Whilst emphasising that in family cases the Court must carry out its statutory obligations to consider whether an agreement is fair, the Supreme Court also recognises that the court now encourages parties to enter into agreements to resolve their financial issues on divorce. Lady Hale said in Sharland that the family court will be influenced by such agreements. However, she emphasised that 'a court cannot make a consent order without valid consent of the parties. If there is a reason which vitiates a party's consent, then there may also be good reason to set aside the order'. One vitiating circumstance is that the agreement was reached on the basis of false information, as in these cases.

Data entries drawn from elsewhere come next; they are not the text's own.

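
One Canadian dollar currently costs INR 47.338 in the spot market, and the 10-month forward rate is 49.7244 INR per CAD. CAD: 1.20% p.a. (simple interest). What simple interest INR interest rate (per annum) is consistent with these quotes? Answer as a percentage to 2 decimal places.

7.31%

T = 10/12 years.
CIP gives F = S · g_INR/g_CAD, so g_INR/g_CAD = 49.7244/47.338 = 1.0504119.
The CAD side grows by 1 + 0.0120×10/12 = 1.010000.
That pins the INR growth at 1.060916.
r = (1.060916 − 1)/(10/12) = 0.073099 → 7.31%.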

There are a number of cases involving non-disclosure waiting in the wings for these judgments. The Supreme Court may have fired the starting gun for those cases and a flood of other re-trials may follow where one party has deliberately withheld or hidden financial and other information in their divorce. This may be especially so for some ex-spouses who may have been pressurised into signing a waiver to disclosure as the Supreme Court in Gohil said that one spouse cannot exonerate another spouse from the duty to give full and honest financial information. Furthermore, the route to setting aside financial orders on divorce may now become easier. Clear guidance (and the recommendation for statutory reform) has been given in Gohil that set aside applications should be made to the first instance court, rather than by way of an appeal.
With both cases being sent back for re-hearing, it will be interesting to see what Mrs Sharland and Mrs Gohil can achieve, second time around, but this time, knowing the full facts.